For us to make the leap from analogue to digital, from centralized to decentralized, we must trust the security of our technology. Trezor is an excellent first step for technology designed for protecting cryptocurrency private keys, and I think similar devices will be produced for digital Identity. In fact, since both kinds of devices would simply be used for storing private keys and signing messages, one device could serve both purposes. With such a device, the number of accounts one could create would be limited only by computer memory. One account could be for a State Identity, another a Professional Identity, another a Hobby Identity, and on and on. These accounts could be stored on separate devices for better security (since risk is decentralized).
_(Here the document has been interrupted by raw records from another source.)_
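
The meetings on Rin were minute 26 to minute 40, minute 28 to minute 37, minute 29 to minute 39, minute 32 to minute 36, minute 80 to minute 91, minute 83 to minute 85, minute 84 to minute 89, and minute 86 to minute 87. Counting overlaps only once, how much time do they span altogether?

Merged: minute 26 to minute 40, minute 80 to minute 91.
Lengths: 14 minutes + 11 minutes = 25 minutes.

25 minutes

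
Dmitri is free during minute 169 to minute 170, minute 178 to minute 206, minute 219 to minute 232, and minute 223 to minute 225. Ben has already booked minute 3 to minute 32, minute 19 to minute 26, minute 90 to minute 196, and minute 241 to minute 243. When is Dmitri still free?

minute 196 to minute 206, minute 219 to minute 232

First set merges to minute 169 to minute 170, minute 178 to minute 206, minute 219 to minute 232.
Second set merges to minute 3 to minute 32, minute 90 to minute 196, minute 241 to minute 243.
minute 169 to minute 170: fully covered by B → removed.
minute 178 to minute 206 minus B → minute 196 to minute 206.
minute 219 to minute 232: no B overlap → unchanged.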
With such a device, Identity and value transfer can be managed easily by everyone, with full control in the hands of the individual.
Right now my main focus is increasing awareness and adoption of cryptocurrency and other p2p technology, but my next focus will definitely be in the production and distribution of hardware designed to protect private keys and enable convenient cryptographic message signing. Such devices would have a multitude of uses, but value transfer and Identity are easy market entry points. Probably Identity first, since many people are already comfortable with digital Identity in one form or another, then cryptocurrency once that technology gains broader adoption. Perhaps such devices will be the catalyst for widespread cryptocurrency adoption, since it will make the technology more secure and user-friendly. Either way, if you’re interested in working on the problems discussed in this post, do get in touch.
State of Mind is a blog series about various topics that are on my mind. Current events, discoveries, questions, stories, and insights will be shared here.
iThere are often processes for getting a new government-issued Identity, but they are not exactly convenient.
iiConsider how many times you’ve been asked for your name, address, and social security number, and then consider that every time you complied, you gave the other person (and anyone else who could access that information) everything they would need to steal your Legal Identity.